Les apports de la Métapsychologie
Quinze ans après : "l'interprétation
des rêves", Freud précise dans : "la Métapsychologie"
1917 certaines propriétés du préconscient : "Le
système préconscient-conscient régit l'affectivité
aussi bien que l'accès à la motilité" et
c'est au préconscient qu'incombe la dépense permanente du
refoulement orginaire grâce à un "contre-investissement".
Dans le refoulement proprement dit, il s'y ajoute le retrait d'investissement
préconscient sur les rejetons inconscients.
Dans le préconscient règnent le
principe de réalité et, avec lui, la relation au temps.
Il est le siège d'une certaine mémoire dont le contenu probient
en partie de la vie pulsionnelle et en partie de la perception. En 1916,
Freud n'hésite pas à assimiler "la vie psychique normale
au système préconscient".
A partir de 1920, la deuxième
topique : le ça, le moi, le surmoi, se substitue à
la première sans la recouvrir et le préconscient perd sa
référence topique pour n'être plus qu'une qualité
du moi. Dans L'Abrégé de la psychanalyse, Freud
reprend sa définition première du préconscient (lettre
52) et il ajoute que "le fait qu'un processus soit conditionné par
la parole permet de conclure à coup sûr que ce processus est
de nature préconsciente" et que "l'état préconscient,
caractérisé d'un côté par son accession à
la conscience, d'un autre côte par sa liaison avec les traces verbales
est bien quelque chose de particulier dont la nature n'est pas épuisée
par ces deux caractères."
Retour
privation
Absence réelle d'un objet que le sujet peut
concevoir comme devant lui appartenir, ou comme devant appartenir à
celui qu'il perçoit comme en étant indûment dépouillé.
Si pour la psychanalyse un sentiment de manque est
lié à tout désir, cela ne signifie pas que tout manque
soit réel. En revanche il y a parfois effectivement manque réel.
La rencontre de la différence des sexes pour l'enfant passe par
la reconnaissance de fait que la mère n'a pas de pénis, qu'elle
en est réellement privée. Encore convient-il de remarquer
que même ici le symbolique intervient. Pour
Lacan, qui présente parallèlement castration,
frustration et privation, l'objet de la privation est symbolique. Le réel,
en effet, est ce qu'il est.
Pour qu'un objet puisse y manquer, il faut qu'il
soit déterminé symboliquement comme devant y être présent.
Ainsi un livre ne manque dans une bibliothèque qu'en tant que sa
place y est prévue, déterminée par exemple par un
fichier.
La privation peut être conçue comme
un des temps de l'oedipe. Si la mère semble d'abord s'approprier
l'enfant dans ce qu'on présente comme relation fusionnelle, il faut
qu'elle en soit privée pour que celui-ci puisse accéder à
son propre désir.
Cette privation est attribuée au père
- un père réel qui ne se confond ni avec le père réel,
ni avec le père symbolique (ou nom-du-Père) : elle relève
du père imaginaire.
Retour
processus primaire,
processus secondaire
Modes de fonctionnement de l'appareil psychique
caractérisant respectivement le système
inconscient et le système préconscient-conscient.
S. Freud a désigné
comme "processus primaire" un mode de fonctionnement caractérisé
sur le plan économique par le libre écoulement de l'énergie
et par le libre glissement du sens. L'inconscient est par excellence le
lieu de ce processus, dont les mécanismes spécifiques sont
le déplacement et la condensation comme modes de passage d'une représentation
à une autre. A l'inverse, les processus secondaire se caractérisent
sur le plan économique par des liaisons et un contrôle de
l'écoulement énergétique soumis au principe de réalité.
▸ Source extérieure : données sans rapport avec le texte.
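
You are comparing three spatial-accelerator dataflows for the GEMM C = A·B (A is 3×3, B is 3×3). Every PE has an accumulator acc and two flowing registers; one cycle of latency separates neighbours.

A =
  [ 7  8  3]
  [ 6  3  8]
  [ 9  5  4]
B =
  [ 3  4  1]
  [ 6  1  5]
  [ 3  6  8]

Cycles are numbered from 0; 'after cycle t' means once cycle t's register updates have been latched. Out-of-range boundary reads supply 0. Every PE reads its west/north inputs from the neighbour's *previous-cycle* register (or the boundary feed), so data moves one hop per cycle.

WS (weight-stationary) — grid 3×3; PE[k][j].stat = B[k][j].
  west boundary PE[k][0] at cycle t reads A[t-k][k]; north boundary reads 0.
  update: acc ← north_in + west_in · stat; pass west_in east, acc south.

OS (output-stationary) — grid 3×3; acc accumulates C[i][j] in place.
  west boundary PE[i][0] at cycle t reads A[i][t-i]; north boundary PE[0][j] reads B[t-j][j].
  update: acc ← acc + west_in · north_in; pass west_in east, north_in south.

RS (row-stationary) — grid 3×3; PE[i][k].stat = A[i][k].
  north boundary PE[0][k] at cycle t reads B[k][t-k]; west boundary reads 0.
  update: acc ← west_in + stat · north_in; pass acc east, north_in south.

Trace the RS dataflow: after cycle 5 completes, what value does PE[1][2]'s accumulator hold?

RS 3×3: PE[1][2] cycle-by-cycle (with neighbour feeds):
  [0] (0,2) acc=0 (h:0 v:0)
  [0] (1,1) acc=0 (h:0 v:0)
  [0] (1,2) acc=0 (h:0 v:0)
  [1] (0,2) acc=0 (h:0 v:0)
  [1] (1,1) acc=0 (h:0 v:0)
  [1] (1,2) acc=0 (h:0 v:0)
  [2] (0,2) acc=78 (h:78 v:3)
  [2] (1,1) acc=36 (h:36 v:6)
  [2] (1,2) acc=0 (h:0 v:0)
  [3] (0,2) acc=54 (h:54 v:6)
  [3] (1,1) acc=27 (h:27 v:1)
  [3] (1,2) acc=60 (h:60 v:3)
  [4] (0,2) acc=71 (h:71 v:8)
  [4] (1,1) acc=21 (h:21 v:5)
  [4] (1,2) acc=75 (h:75 v:6)
  [5] (0,2) acc=0 (h:0 v:0)
  [5] (1,1) acc=0 (h:0 v:0)
  [5] (1,2) acc=85 (h:85 v:8)

PE[1][2].acc = 85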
C'est le système préconscient-conscient
qui est le lieu de ces processus
secondaires,
qui sont le véritable support de la pensée
logique et de l'action contrôlée.
A l'opposé, les processus
primaires correspondent à une pensée
libre imaginative, où le mouvement
des signifiants ne subit pas le poids des concepts, comme c'est justement
le cas dans le rêve.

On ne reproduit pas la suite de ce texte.